AVI DVDRIP 1.45 Go VO + SRT
J’ai effectué une correction des sous-titres opensub, et quelques modifications,
il reste peut-être améliorable.
Pour présenter ce film singulier, voici une traduction du texte de Jeff Stafford ici : https://cinemasojourns.com/2018/11/25/embryonic-journey/
Vous pourriez dire que - à première vue – Le Silence n'a pas d'ailes est une sorte de road movie, mais au lieu d'un protagoniste humain, vous avez une larve d'insecte qui se transforme en chenille et finalement en papillon alors qu'elle traverse le Japon depuis Hokkaido, la plus septentrionale de les îles du pays, jusqu'à Yokohama, au sud-ouest de Tokyo. Le film s'ouvre et se ferme avec un dispositif de cadrage qui met en place le voyage qui va se dérouler.
C'est à ce stade que Silence n'a pas d'ailes adopte une approche de récit fragmentaire alors qu'il se déplace de ville en ville, adoptant diverses formes de genre (mélodrame, comédie musicale, thriller d'espionnage, etc.) pour raconter chaque histoire avec Mariko Kaga, servant de lien humain dans chaque épisode. Est-elle une sorte de femme japonaise type ou un motif récurrent destiné à représenter le Japon d'après-guerre ? Seul le réalisateur / co-scénariste Kazuo Kuroki le sait avec certitude, mais même lorsque certains fils narratifs deviennent impénétrables ou obtus, Le Silence n'a pas d'ailes fonctionne comme un poème cinématographique obsédant. Même le public qui trouve normalement le cinéma underground ou expérimental ennuyeux ou prétentieux peut apprécier le film de Kuroki comme une expérience purement sensorielle. C'est un film que vous ressentez à un niveau purement instinctif grâce aux paysages sonores évocateurs, aux tons émotionnels changeants, à une chanson thème récurrente poignante et à la partition musicale de Teizo Matsumura et à la superbe cinématographie en noir et blanc de Tatsuo Suzuki, qui va de gros plans microscopiques de larve mangeant des feuilles de zabon à des schémas d'éclairage dramatiques dans le style d'un thriller de film noir.
Un écolier pré-adolescent est fasciné par les papillons exotiques qu'il voit dans une salle d'exposition et il traque et capture plus tard une espèce rare dans les champs. Lorsqu'il montre fièrement le machaon capturé à son professeur, sa découverte est accueillie avec incrédulité. Comment le garçon a-t-il pu entrer en possession de ce papillon originaire des tropiques du sud du Japon et ne se nourrissant que de zabon (un type d'agrume japonais comme le pamplemousse), inconnu à Hokkaido ? L'enseignant envoie l'écolier à une autorité sur les papillons qui compare son échantillon de machaon à un canular scientifique, établissant des parallèles avec le tristement célèbre cas de l'homme de Piltdown où des restes humains fossilisés ont été présentés comme les os d'une personne de l'ère paléozoïque.

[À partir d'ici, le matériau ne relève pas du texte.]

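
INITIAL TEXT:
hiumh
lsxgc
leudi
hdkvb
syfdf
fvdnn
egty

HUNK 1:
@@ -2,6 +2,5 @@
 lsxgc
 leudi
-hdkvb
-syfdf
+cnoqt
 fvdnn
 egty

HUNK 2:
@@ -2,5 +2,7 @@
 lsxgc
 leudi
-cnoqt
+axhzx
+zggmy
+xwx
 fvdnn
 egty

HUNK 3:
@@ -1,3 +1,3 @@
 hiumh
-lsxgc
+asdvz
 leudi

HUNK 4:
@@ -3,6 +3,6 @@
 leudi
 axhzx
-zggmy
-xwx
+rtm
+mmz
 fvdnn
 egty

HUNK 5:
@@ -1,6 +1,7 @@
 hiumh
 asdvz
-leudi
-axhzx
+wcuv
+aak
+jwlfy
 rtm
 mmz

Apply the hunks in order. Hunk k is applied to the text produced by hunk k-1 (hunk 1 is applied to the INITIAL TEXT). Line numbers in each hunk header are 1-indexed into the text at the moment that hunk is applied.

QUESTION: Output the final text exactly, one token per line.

Hunk 1: at line 2 remove [hdkvb,syfdf] add [cnoqt] -> 6 lines: hiumh lsxgc leudi cnoqt fvdnn egty
Hunk 2: at line 2 remove [cnoqt] add [axhzx,zggmy,xwx] -> 8 lines: hiumh lsxgc leudi axhzx zggmy xwx fvdnn egty
Hunk 3: at line 1 remove [lsxgc] add [asdvz] -> 8 lines: hiumh asdvz leudi axhzx zggmy xwx fvdnn egty
Hunk 4: at line 3 remove [zggmy,xwx] add [rtm,mmz] -> 8 lines: hiumh asdvz leudi axhzx rtm mmz fvdnn egty
Hunk 5: at line 1 remove [leudi,axhzx] add [wcuv,aak,jwlfy] -> 9 lines: hiumh asdvz wcuv aak jwlfy rtm mmz fvdnn egty

Answer: hiumh
asdvz
wcuv
aak
jwlfy
rtm
mmz
fvdnn
egty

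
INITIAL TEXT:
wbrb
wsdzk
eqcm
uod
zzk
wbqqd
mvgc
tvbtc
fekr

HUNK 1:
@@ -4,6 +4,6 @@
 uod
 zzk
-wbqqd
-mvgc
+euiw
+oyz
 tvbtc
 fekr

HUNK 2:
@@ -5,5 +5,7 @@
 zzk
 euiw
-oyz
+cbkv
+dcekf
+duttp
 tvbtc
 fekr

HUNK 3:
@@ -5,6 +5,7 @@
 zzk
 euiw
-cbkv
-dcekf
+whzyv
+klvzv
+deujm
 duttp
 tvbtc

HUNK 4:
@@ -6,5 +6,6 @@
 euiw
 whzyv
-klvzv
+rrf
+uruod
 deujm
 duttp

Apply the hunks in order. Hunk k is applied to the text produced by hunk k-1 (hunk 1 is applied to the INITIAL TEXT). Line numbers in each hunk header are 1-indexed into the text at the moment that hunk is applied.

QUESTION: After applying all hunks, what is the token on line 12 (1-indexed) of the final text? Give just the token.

Hunk 1: at line 4 remove [wbqqd,mvgc] add [euiw,oyz] -> 9 lines: wbrb wsdzk eqcm uod zzk euiw oyz tvbtc fekr
Hunk 2: at line 5 remove [oyz] add [cbkv,dcekf,duttp] -> 11 lines: wbrb wsdzk eqcm uod zzk euiw cbkv dcekf duttp tvbtc fekr
Hunk 3: at line 5 remove [cbkv,dcekf] add [whzyv,klvzv,deujm] -> 12 lines: wbrb wsdzk eqcm uod zzk euiw whzyv klvzv deujm duttp tvbtc fekr
Hunk 4: at line 6 remove [klvzv] add [rrf,uruod] -> 13 lines: wbrb wsdzk eqcm uod zzk euiw whzyv rrf uruod deujm duttp tvbtc fekr
Final line 12: tvbtc

Answer: tvbtc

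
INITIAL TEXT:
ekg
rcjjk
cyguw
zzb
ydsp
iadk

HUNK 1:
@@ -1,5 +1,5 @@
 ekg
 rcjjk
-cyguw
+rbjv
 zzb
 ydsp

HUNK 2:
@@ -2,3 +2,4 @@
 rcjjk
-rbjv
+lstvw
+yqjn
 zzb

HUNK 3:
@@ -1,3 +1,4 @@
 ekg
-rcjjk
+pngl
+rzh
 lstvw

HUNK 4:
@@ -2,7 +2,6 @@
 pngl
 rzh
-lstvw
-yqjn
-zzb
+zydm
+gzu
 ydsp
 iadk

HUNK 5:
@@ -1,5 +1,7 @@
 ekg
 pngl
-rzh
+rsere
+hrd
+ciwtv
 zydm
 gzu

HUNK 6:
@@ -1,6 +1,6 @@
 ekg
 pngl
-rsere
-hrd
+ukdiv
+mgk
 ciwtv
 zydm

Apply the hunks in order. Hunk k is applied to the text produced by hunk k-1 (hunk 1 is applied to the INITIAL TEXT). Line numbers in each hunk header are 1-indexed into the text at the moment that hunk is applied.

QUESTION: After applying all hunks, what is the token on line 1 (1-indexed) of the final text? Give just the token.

Answer: ekg

Derivation:
Hunk 1: at line 1 remove [cyguw] add [rbjv] -> 6 lines: ekg rcjjk rbjv zzb ydsp iadk
Hunk 2: at line 2 remove [rbjv] add [lstvw,yqjn] -> 7 lines: ekg rcjjk lstvw yqjn zzb ydsp iadk
Hunk 3: at line 1 remove [rcjjk] add [pngl,rzh] -> 8 lines: ekg pngl rzh lstvw yqjn zzb ydsp iadk
Hunk 4: at line 2 remove [lstvw,yqjn,zzb] add [zydm,gzu] -> 7 lines: ekg pngl rzh zydm gzu ydsp iadk
Hunk 5: at line 1 remove [rzh] add [rsere,hrd,ciwtv] -> 9 lines: ekg pngl rsere hrd ciwtv zydm gzu ydsp iadk
Hunk 6: at line 1 remove [rsere,hrd] add [ukdiv,mgk] -> 9 lines: ekg pngl ukdiv mgk ciwtv zydm gzu ydsp iadk
Final line 1: ekg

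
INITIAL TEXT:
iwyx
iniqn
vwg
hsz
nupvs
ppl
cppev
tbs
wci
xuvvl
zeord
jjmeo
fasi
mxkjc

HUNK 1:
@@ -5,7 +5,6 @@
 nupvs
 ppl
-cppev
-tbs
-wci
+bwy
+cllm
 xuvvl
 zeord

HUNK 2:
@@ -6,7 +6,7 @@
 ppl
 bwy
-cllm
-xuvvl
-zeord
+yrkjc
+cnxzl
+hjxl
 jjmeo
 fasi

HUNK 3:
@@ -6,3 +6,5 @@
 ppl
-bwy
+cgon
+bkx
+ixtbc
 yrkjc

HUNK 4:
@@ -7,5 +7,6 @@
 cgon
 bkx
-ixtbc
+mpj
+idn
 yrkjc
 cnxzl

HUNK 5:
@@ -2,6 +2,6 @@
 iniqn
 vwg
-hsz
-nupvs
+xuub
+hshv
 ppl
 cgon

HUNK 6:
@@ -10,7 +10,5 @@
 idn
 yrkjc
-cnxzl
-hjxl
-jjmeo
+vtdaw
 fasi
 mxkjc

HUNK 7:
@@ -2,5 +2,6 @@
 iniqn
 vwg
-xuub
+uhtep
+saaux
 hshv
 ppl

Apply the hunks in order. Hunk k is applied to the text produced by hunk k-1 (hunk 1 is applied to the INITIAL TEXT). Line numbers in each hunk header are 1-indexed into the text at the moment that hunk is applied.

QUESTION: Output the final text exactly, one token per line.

Answer: iwyx
iniqn
vwg
uhtep
saaux
hshv
ppl
cgon
bkx
mpj
idn
yrkjc
vtdaw
fasi
mxkjc

Derivation:
Hunk 1: at line 5 remove [cppev,tbs,wci] add [bwy,cllm] -> 13 lines: iwyx iniqn vwg hsz nupvs ppl bwy cllm xuvvl zeord jjmeo fasi mxkjc
Hunk 2: at line 6 remove [cllm,xuvvl,zeord] add [yrkjc,cnxzl,hjxl] -> 13 lines: iwyx iniqn vwg hsz nupvs ppl bwy yrkjc cnxzl hjxl jjmeo fasi mxkjc
Hunk 3: at line 6 remove [bwy] add [cgon,bkx,ixtbc] -> 15 lines: iwyx iniqn vwg hsz nupvs ppl cgon bkx ixtbc yrkjc cnxzl hjxl jjmeo fasi mxkjc
Hunk 4: at line 7 remove [ixtbc] add [mpj,idn] -> 16 lines: iwyx iniqn vwg hsz nupvs ppl cgon bkx mpj idn yrkjc cnxzl hjxl jjmeo fasi mxkjc
Hunk 5: at line 2 remove [hsz,nupvs] add [xuub,hshv] -> 16 lines: iwyx iniqn vwg xuub hshv ppl cgon bkx mpj idn yrkjc cnxzl hjxl jjmeo fasi mxkjc
Hunk 6: at line 10 remove [cnxzl,hjxl,jjmeo] add [vtdaw] -> 14 lines: iwyx iniqn vwg xuub hshv ppl cgon bkx mpj idn yrkjc vtdaw fasi mxkjc
Hunk 7: at line 2 remove [xuub] add [uhtep,saaux] -> 15 lines: iwyx iniqn vwg uhtep saaux hshv ppl cgon bkx mpj idn yrkjc vtdaw fasi mxkjc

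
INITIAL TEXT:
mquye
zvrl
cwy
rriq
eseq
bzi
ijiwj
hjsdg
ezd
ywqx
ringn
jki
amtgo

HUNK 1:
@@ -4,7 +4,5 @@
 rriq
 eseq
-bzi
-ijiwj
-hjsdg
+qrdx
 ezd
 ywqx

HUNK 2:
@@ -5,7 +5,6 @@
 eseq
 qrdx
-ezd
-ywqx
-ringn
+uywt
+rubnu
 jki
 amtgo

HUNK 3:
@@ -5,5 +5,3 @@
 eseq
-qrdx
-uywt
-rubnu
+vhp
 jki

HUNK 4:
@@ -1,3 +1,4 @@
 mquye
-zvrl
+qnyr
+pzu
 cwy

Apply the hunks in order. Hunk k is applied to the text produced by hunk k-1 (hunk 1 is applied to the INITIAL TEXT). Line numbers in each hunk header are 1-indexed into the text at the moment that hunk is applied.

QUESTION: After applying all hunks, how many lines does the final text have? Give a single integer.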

Frustré, le garçon s'enfuit dans la campagne avec son spécimen et rencontre une femme mystérieuse (Mariko Kaga) dans les sous-bois brumeux. Elle l'emmène chez son père, un bûcheron, qui conseille à l'écolier que s'il croyait vraiment que son papillon mort était autrefois vivant et pouvait voler, il devrait ignorer ceux qui doutaient de lui.
Chaque vignette est identifiée par la ville ou la région dans laquelle elle se déroule afin que le voyage commence à Hokkaido et se déplace vers Nagasaki alors que la chenille monte dans un train à destination de Tokyo et se termine par un costume de guerrier de cérémonie à Hagi. D'autres arrêts en cours de route incluent Hiroshima, Kyoto, Osaka et Yokohoma avant que Silence Has No Wings ne revienne à ses origines à Hokkaido.
Le segment d'Hiroshima est peut-être le plus mélancolique et philosophique des vignettes car il explore les traumatismes post-WW2 de cette ville, en particulier le sort des survivants qui meurent lentement des effets persistants de la bombe atomique. Sur des images de lanternes commémoratives flottant sur la rivière la nuit et de piétons errant dans les rues de la ville, vous entendez la voix off de victimes anonymes dire : « Il y a quelque chose à l'intérieur de nos corps qui nous rappelle périodiquement des souvenirs. Je vais bien aujourd'hui, mais on ne sait jamais quand la maladie va t'attraper... Tu te demandes quand viendra le moment où tu pourras honnêtement dire que c'était bon d'être en vie.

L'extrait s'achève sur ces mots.